Die motie vroeg om een onderzoek naar (ik citeer) “de rechtmatigheid, doeltreffendheid en doelmatigheid van de uitvoering van VTH-taken”. De context was – en dat is belangrijk om in herinnering te brengen - op dat moment een reeks incidenten op het Chemelot terrein, waarover door meerdere fracties schriftelijke vragen waren gesteld.

Je verwacht dan een onderzoek naar die handhaving zelf, getallen over bezoekfrequenties, behandeling van incidenten en de follow up daarvan.

Je verwacht een rapport zoals dat van de commissie Aartsen, die vorige week is gekomen met een gepeperd rapport naar het functioneren van de RUD’s. Hoe doen ze hun werk? De vergunningverlening, het toezicht, de handhaving? Dat rapport heeft veel aandacht gehad in de media, en de conclusies waren helder en duidelijk. Ik kom daar nog op terug.

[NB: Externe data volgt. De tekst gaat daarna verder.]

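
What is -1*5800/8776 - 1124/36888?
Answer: -6994207/10116534 ≈ -0.69136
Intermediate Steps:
-1*5800/8776 - 1124/36888 = -5800*1/8776 - 1124*1/36888 = -725/1097 - 281/9222 = -6994207/10116534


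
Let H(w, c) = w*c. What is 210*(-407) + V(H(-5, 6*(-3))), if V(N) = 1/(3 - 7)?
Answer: -341881/4 ≈ -85470.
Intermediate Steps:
H(w, c) = c*w
V(N) = -¼ (V(N) = 1/(-4) = -¼)
210*(-407) + V(H(-5, 6*(-3))) = 210*(-407) - ¼ = -85470 - ¼ = -341881/4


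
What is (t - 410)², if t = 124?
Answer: 81796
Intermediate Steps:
(t - 410)² = (124 - 410)² = (-286)² = 81796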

Maar wat doet het onderzoek dat nu op onze agenda staat– het gaat niet over de uitvoering van de taken zelf. Het gaat over de “relatie opdrachtgever – nemer GS-Omgevingsdienst”, de “informatieverschaffing aan GS en PS” en “bestuurlijke sensitiviteit”. Die laatste schiet tekort bij de RUD, valt er te lezen - want ze voeren vooral de wet- en regelgeving uit. O schande!

Het rapport gaat alleen over de administratieve omgeving. Geschreven door een administratief adviesbureau, niet door een bureau met inhoudelijke procestechnische- of milieu-kennis. Accountants in plaats van ingenieurs. Het is meer dan 50 pagina’s management speak en consultants mumbo-jumbo, dat, begrijpelijkerwijs in de Controle Commissie (waarom werd het daar uberhaupt behandeld?) vooral tot gaap-reacties aanleiding gaf. Alleen dankzij volhouden van de SP is het op de agenda van RLN gekomen, waar het natuurlijk meteen al naar toe had gemoeten. Dit is geen “controle” kwestie, het is een inhoudelijke handhavingskwestie. Daarop was de motie gericht.

Voorzitter, wat heeft dit rapport wel niet gekost? Hoeveel toezichthouders, met hun voeten in de modder, hadden hiervan betaald kunnen worden, om het toezicht meteen vorig jaar al op een hoger peil te brengen?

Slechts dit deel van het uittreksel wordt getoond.